本補地頭 (ほんぽじとう)
【概説】
鎌倉時代において、承久の乱(1221年)以前から存在していた地頭の歴史的区分。文治の勅許(1185年)に基づいて平家没官領や謀反人跡などに補任された地頭を指す。承久の乱後に新設された「新補地頭」と対比される概念である。
文治の勅許と初期地頭の設置
源頼朝が東国を基盤に自立的な武家政権(鎌倉幕府)を確立していく過程において、地頭の設置は軍事・警察権および徴税権を掌握するための極めて重要な手段であった。1185年、源義経・行家の捜索を名目として朝廷から獲得した文治の勅許により、幕府は全国の荘園や公領に守護・地頭を設置する権利を得た。
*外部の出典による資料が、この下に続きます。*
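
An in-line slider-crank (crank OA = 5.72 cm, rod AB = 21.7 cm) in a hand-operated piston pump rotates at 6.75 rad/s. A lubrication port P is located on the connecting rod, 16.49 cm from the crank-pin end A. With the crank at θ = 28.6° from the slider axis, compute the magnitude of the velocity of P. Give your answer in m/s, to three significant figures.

ω = 6.75 rad/s.  Crank-pin speed |V_A| = rω = 0.3861 m/s, perpendicular to OA.
Rod angle: sinφ = −(r/L) sinθ ⇒ φ = -7.249°; ω_rod = −rω cosθ/√(L²−r²sin²θ) = -1.5747 rad/s.
V_P = V_A + ω_rod × AP, with AP = 0.1649 m along the rod.
Components: V_Px = −rω sinθ − a·ω_rod·sinφ = -0.21759 m/s;  V_Py = rω cosθ + a·ω_rod·cosφ = +0.081389 m/s.
|V_P| = √(V_Px² + V_Py²) = 0.23231 m/s.

0.232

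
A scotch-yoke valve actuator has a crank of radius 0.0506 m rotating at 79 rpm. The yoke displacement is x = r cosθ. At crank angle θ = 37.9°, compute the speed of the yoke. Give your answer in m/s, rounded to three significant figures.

ω = 8.273 rad/s (from 79 rpm).
x = r cosθ ⇒ ẋ = −rω sinθ.
|v| = rω|sinθ| = 0.0506·8.273·|sin 37.9°| = 0.25714 m/s.

0.257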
このとき、主に平家から没収した領地(平家没官領)や、義経らに同調した謀反人の所領に補任された初期の地頭が、のちに「本補地頭」と呼ばれることになる。
初期の地頭設置は、西国の貴族や大寺社(本所・領家)からの強い反発を招いたため、文治の勅許直後に一部の地頭が罷免されるなど、その配置は当初、東国や特定の没収領などに限定されていた。しかし、これによって幕府の支配権が西国を含む全国へ浸透する足がかりが築かれた。
「新補地頭」との対比と「本補率法」
1221年に勃発した承久の乱において幕府が朝廷方に勝利すると、後鳥羽上皇方に与した貴族や武士の所領約3000箇所が没収され、そこに新たな地頭が大量に補任された。この乱後に設置された地頭を新補地頭(しんぽじとう)と呼ぶのに対し、それ以前から存在していた地頭を「本補地頭」と呼んで区別するようになった。
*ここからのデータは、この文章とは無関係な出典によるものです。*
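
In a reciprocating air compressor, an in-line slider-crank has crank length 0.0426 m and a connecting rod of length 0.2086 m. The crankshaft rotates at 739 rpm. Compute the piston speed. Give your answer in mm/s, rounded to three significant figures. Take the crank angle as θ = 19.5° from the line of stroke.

ω = 2π·739/60 = 77.39 rad/s
For an in-line slider-crank, x = r cosθ + √(L² − r² sin²θ), so v = −rω sinθ·[1 + r cosθ/√(L² − r² sin²θ)].
With r = 0.0426 m, L = 0.2086 m, θ = 19.5°: √(L² − r² sin²θ) = 0.20811 m.
v = −0.0426·77.39·0.33381·[1 + 0.0426·0.94264/0.20811] = -1.3128 m/s.
|v| = 1.3128 m/s = 1312.8 mm/s.

1310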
両者の最大の違いは、地頭としての経済的権利(得分)の決定方法にあった。新補地頭には、一律の基準である「新補率法」(田地11町につき1町の加地子徴収権、段別5升の兵糧米、山野河海の収益折半など)が適用された。これに対して本補地頭の得分は、個々の土地における従来の慣行や先例に委ねられていた(これを本補率法と呼ぶこともある)。そのため、本補地頭の経済的権益は一様ではなく、新補地頭に比べて得分が極めて少ないケースや、逆に現地の伝統的な下司・郡司としての権限をそのまま継承して大きな財力を保持しているケースなど、個別性が強かった。
本補地頭の歴史的意義と在地支配の展開
本補地頭は、現地の元々の開発領主や在庁官人などがそのまま地頭に補任されるケースが多く、地域社会に深く根ざしていた。彼らは荘園領主(公家や寺社)による直接支配を排し、年貢の中間搾取や土地の横領を行うなどして、徐々に在地支配を強化していった。こうした地頭と領主との対立は、のちの地頭請(じとううけ)や下地中分(したじちゅうぶん)といった妥協的解決策を生み出す契機となり、中世社会における武士の領主化と荘園公領制の崩壊を推し進める原動力となった。